Mighty Life List
Aug 6 2009

Wicca-Wigitty-Wack

Actual thought I just had while watching the Mentalist:

“Oh, please. No moderately sane witch would cast a killing spell. It would come back on her double-whammy.”

It’s possible I’ve spent too much time in San Francisco.

Jun 12 2009

Hmm

Things I have recently wondered about life and death because of Josh Allen:

-If my non-cremated body were shot into space, would it rot? If so, how much would a NASA-patch shroud slow the decomposition rate? If not, what are the mathematical odds my body would be discovered by alien life forms? Pretty slim, I’d think.

-Actually, I bet people use Power Point at funerals at lot.

-It seems like Purell would kill sperm, right? Someone has tried that out by now.
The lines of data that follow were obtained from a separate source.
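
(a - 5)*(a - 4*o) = a^2 - 4*a*o - 5*a + 20*o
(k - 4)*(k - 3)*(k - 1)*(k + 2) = k^4 - 6*k^3 + 3*k^2 + 26*k - 24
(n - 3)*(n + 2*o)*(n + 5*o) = n^3 + 7*n^2*o - 3*n^2 + 10*n*o^2 - 21*n*o - 30*o^2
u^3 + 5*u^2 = u^2*(u + 5)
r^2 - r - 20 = (r - 5)*(r + 4)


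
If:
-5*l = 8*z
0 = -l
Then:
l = 0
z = 0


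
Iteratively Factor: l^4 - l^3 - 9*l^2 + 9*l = (l - 3)*(l^3 + 2*l^2 - 3*l) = (l - 3)*(l + 3)*(l^2 - l) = l*(l - 3)*(l + 3)*(l - 1)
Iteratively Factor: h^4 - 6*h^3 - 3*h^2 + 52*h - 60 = (h + 3)*(h^3 - 9*h^2 + 24*h - 20) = (h - 2)*(h + 3)*(h^2 - 7*h + 10) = (h - 2)^2*(h + 3)*(h - 5)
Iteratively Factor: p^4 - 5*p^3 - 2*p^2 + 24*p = (p)*(p^3 - 5*p^2 - 2*p + 24) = p*(p - 4)*(p^2 - p - 6) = p*(p - 4)*(p - 3)*(p + 2)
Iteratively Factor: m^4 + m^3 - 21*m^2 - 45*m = (m + 3)*(m^3 - 2*m^2 - 15*m) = (m - 5)*(m + 3)*(m^2 + 3*m) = m*(m - 5)*(m + 3)*(m + 3)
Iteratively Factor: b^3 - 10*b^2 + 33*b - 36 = (b - 3)*(b^2 - 7*b + 12) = (b - 3)^2*(b - 4)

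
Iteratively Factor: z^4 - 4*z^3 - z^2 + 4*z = (z + 1)*(z^3 - 5*z^2 + 4*z) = (z - 4)*(z + 1)*(z^2 - z) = (z - 4)*(z - 1)*(z + 1)*(z)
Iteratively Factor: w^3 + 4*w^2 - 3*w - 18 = (w + 3)*(w^2 + w - 6) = (w + 3)^2*(w - 2)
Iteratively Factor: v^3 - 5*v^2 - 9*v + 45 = (v - 3)*(v^2 - 2*v - 15) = (v - 3)*(v + 3)*(v - 5)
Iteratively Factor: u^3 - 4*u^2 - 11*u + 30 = (u - 5)*(u^2 + u - 6) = (u - 5)*(u - 2)*(u + 3)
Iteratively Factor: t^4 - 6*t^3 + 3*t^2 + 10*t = (t + 1)*(t^3 - 7*t^2 + 10*t) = (t - 5)*(t + 1)*(t^2 - 2*t) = t*(t - 5)*(t + 1)*(t - 2)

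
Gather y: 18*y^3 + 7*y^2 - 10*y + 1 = 18*y^3 + 7*y^2 - 10*y + 1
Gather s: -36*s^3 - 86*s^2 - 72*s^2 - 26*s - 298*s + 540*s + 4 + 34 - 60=-36*s^3 - 158*s^2 + 216*s - 22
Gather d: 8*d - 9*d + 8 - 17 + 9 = -d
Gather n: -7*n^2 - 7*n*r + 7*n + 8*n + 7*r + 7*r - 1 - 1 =-7*n^2 + n*(15 - 7*r) + 14*r - 2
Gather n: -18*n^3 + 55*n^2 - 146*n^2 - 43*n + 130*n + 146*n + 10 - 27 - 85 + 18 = -18*n^3 - 91*n^2 + 233*n - 84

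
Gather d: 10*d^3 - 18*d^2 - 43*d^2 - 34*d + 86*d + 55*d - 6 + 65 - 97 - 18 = 10*d^3 - 61*d^2 + 107*d - 56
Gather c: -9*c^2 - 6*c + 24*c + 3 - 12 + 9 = -9*c^2 + 18*c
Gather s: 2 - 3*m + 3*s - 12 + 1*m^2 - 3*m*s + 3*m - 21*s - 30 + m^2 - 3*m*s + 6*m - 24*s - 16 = 2*m^2 + 6*m + s*(-6*m - 42) - 56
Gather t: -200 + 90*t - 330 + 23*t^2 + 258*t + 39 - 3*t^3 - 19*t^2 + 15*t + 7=-3*t^3 + 4*t^2 + 363*t - 484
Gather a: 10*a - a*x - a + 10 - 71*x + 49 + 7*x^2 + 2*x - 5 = a*(9 - x) + 7*x^2 - 69*x + 54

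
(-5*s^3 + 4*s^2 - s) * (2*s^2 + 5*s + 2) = -10*s^5 - 17*s^4 + 8*s^3 + 3*s^2 - 2*s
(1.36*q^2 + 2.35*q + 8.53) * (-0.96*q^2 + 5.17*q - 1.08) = -1.3056*q^4 + 4.7752*q^3 + 2.4919*q^2 + 41.5621*q - 9.2124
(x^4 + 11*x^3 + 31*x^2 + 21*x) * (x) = x^5 + 11*x^4 + 31*x^3 + 21*x^2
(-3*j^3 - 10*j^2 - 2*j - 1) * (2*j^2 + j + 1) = -6*j^5 - 23*j^4 - 17*j^3 - 14*j^2 - 3*j - 1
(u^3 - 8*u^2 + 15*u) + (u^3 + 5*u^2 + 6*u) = 2*u^3 - 3*u^2 + 21*u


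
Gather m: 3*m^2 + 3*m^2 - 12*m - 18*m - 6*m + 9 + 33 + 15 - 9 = 6*m^2 - 36*m + 48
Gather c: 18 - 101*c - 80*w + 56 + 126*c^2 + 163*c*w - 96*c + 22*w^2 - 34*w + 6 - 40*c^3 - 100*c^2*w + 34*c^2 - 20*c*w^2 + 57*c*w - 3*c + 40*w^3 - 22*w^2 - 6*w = -40*c^3 + c^2*(160 - 100*w) + c*(-20*w^2 + 220*w - 200) + 40*w^3 - 120*w + 80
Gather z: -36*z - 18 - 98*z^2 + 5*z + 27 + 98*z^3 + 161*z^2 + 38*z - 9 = 98*z^3 + 63*z^2 + 7*z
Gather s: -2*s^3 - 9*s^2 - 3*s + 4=-2*s^3 - 9*s^2 - 3*s + 4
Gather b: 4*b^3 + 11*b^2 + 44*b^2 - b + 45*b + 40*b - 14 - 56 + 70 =4*b^3 + 55*b^2 + 84*b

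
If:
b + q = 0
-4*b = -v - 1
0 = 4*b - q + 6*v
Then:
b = 6/29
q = -6/29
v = -5/29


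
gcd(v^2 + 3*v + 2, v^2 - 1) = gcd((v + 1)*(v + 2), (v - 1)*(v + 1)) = v + 1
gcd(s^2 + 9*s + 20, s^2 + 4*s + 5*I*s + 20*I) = s + 4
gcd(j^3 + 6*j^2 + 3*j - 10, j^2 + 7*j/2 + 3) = j + 2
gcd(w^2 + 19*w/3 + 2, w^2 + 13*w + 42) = w + 6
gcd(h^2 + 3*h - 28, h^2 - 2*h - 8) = h - 4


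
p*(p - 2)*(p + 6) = p^3 + 4*p^2 - 12*p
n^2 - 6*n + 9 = (n - 3)^2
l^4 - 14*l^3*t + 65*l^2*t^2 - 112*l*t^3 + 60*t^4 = (l - 6*t)*(l - 5*t)*(l - 2*t)*(l - t)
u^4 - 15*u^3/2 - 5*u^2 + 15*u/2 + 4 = (u - 8)*(u - 1)*(u + 1/2)*(u + 1)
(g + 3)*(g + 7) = g^2 + 10*g + 21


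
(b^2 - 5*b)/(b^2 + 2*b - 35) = b/(b + 7)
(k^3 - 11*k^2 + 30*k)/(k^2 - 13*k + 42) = k*(k - 5)/(k - 7)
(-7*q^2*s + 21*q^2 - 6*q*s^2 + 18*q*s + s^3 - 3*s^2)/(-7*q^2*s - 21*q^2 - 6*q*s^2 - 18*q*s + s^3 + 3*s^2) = (s - 3)/(s + 3)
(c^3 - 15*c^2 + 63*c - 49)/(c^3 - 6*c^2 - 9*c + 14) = (c - 7)/(c + 2)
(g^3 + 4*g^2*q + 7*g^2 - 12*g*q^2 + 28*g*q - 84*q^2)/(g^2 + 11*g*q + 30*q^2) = (g^2 - 2*g*q + 7*g - 14*q)/(g + 5*q)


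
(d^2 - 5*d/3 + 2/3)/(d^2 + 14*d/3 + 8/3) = (3*d^2 - 5*d + 2)/(3*d^2 + 14*d + 8)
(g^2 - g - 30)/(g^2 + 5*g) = (g - 6)/g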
-Why do magicians dress like Dracula?

Jun 9 2009

Beer. They have good beer there.

“You’ve never even been to Prague.”
“Ohhh, I’ve been to Prague…
…Okay, I haven’t been-to-Prague been to Prague, but I know that thing. I know that stop shaving your armpits, read the Unbearable Lightness of Being, fall in love with a sculptor, now I realize how bad American coffee is thing.”

May 27 2009

Group Project

Foods You Can Bring Into Your Mouth Simply by Sticking Out Your Tongue, a Partial List*

  • Popcorn
  • Nerds
  • Pop Rocks
  • Cheerios
  • Fruit Loops
  • Cap’n Crunch
  • Cheetos
  • Dry cereals of all sorts
  • Puff corn
  • Pirate’s Booty
  • Pixie Sticks
  • Skittles
  • Rasinettes
  • Hershey’s Kisses
  • Lik a Stik powder
  • Lik-M-Aid
  • Fun Dip
  • Cotton candy
  • M&Ms
  • Dip ‘n’ Dots
  • Sprinkles
  • Chocolate shavings
  • Pringles
  • Peanuts
  • Ice cream
  • Sour Patch Kids
  • Sunflower seeds
  • The crumbs at the bottom of the chip bag

    Honorable mention: Cheese

*Responses to my tweet.

May 19 2009

All the talk about “hoses” aside…

Watching a children’s fire truck DVD, and the truck says, “I’m so big. While these men are up in my basket, two firefighters are working on me down below.”

Mar 30 2009

Comedic Ass Sniffing

Am I a stupid person? I’m not a stupid person. I read all the books you’re supposed to read, I keep abreast of current events, I can find my home state on a map. So if I admit you’re smarter than me, will you do something for me?

Please limit yourself to one joke per evening that forces half the group to go heads down on their iPhones in feverish Wikipedia searches, while the rest of us pretend to laugh uproariously in feigned recognition of your obscure reference point.

Okay, thanks.

Oct 27 2008

Tiger, Tiger

Antique shopping, I round a corner and nearly trip over a boy in a paper tiger-mask. He starts, scrambles backward, then pauses in my path. His hands are on the floorboards, and he rocks forward and back, eyes fixed on mine. I smile for a moment, and then realize he is gangly, tall, perhaps too old to be crawling around.

We pause for a moment, at impasse. A giant warehouse fan whirs beside him. He turns his head, bares his teeth one at a time, and growls softly into the fan blades.